"No, indeed," he protested. "It's only a few steps; I can walk it as well as not. The sight of you and the baby has made me stronger already."

He sent a coloured boy on ahead with his valise, and they walked slowly up the path, with Fritz running wildly around them, barking a glad welcome.

"How sweet and homelike it all looks!" he said, as he stepped into the hall, where Mom Beck was just lighting the lamps. Then he sank down on the couch, completely exhausted, and wearily closed his eyes.

The Little Colonel looked at his white face in alarm. All the gladness seemed to have been taken out of the homecoming.

Her mother was busy trying to make him comfortable, and paid no attention to the disconsolate little figure wandering about the house alone. Mom Beck had gone for the doctor.

The supper was drying up in the warming-oven. The ice-cream was melting in the freezer. Nobody seemed to care. There was no one to notice the pretty table with its array of flowers and cut glass and silver.

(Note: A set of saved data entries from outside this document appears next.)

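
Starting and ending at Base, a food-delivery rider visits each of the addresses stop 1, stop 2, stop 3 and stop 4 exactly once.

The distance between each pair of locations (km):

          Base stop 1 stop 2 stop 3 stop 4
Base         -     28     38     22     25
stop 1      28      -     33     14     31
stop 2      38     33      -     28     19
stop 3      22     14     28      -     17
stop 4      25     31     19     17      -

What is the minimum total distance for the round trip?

Base→stop 1→stop 2→stop 3→stop 4→Base: 28+33+28+17+25 = 131
Base→stop 1→stop 2→stop 4→stop 3→Base: 28+33+19+17+22 = 119
Base→stop 1→stop 3→stop 2→stop 4→Base: 28+14+28+19+25 = 114
Base→stop 1→stop 3→stop 4→stop 2→Base: 28+14+17+19+38 = 116
Base→stop 1→stop 4→stop 2→stop 3→Base: 28+31+19+28+22 = 128
Base→stop 1→stop 4→stop 3→stop 2→Base: 28+31+17+28+38 = 142
Base→stop 2→stop 1→stop 3→stop 4→Base: 38+33+14+17+25 = 127
Base→stop 2→stop 1→stop 4→stop 3→Base: 38+33+31+17+22 = 141
Base→stop 2→stop 3→stop 1→stop 4→Base: 38+28+14+31+25 = 136
Base→stop 2→stop 4→stop 1→stop 3→Base: 38+19+31+14+22 = 124
Base→stop 3→stop 1→stop 2→stop 4→Base: 22+14+33+19+25 = 113
Base→stop 3→stop 2→stop 1→stop 4→Base: 22+28+33+31+25 = 139
The minimum is 113.
One optimal route: Base → stop 3 → stop 1 → stop 2 → stop 4 → Base (or its reverse).

Shortest round trip = 113 km.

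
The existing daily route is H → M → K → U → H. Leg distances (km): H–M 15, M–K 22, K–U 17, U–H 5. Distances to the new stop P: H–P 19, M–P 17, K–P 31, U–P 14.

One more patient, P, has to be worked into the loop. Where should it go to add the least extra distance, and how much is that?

Insertion cost between consecutive stops i–j is d(i,P) + d(P,j) − d(i,j):
  between H and M: 19 + 17 − 15 = 21
  between M and K: 17 + 31 − 22 = 26
  between K and U: 31 + 14 − 17 = 28
  between U and H: 14 + 19 − 5 = 28
Cheapest insertion is between H and M, adding 21.
New total = 59 + 21 = 80.

+21 km — insert P between H and M.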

When Mom Beck came back, Lloyd ate all by herself, and then sat out on the kitchen door-step while the doctor made his visit.

She was just going mournfully off to bed with an aching lump in her throat, when her mother opened the door.

"Come tell papa good-night," she said. "He's lots better now."

She climbed up on the bed beside him, and buried her face on his shoulder to hide the tears she had been trying to keep back all evening.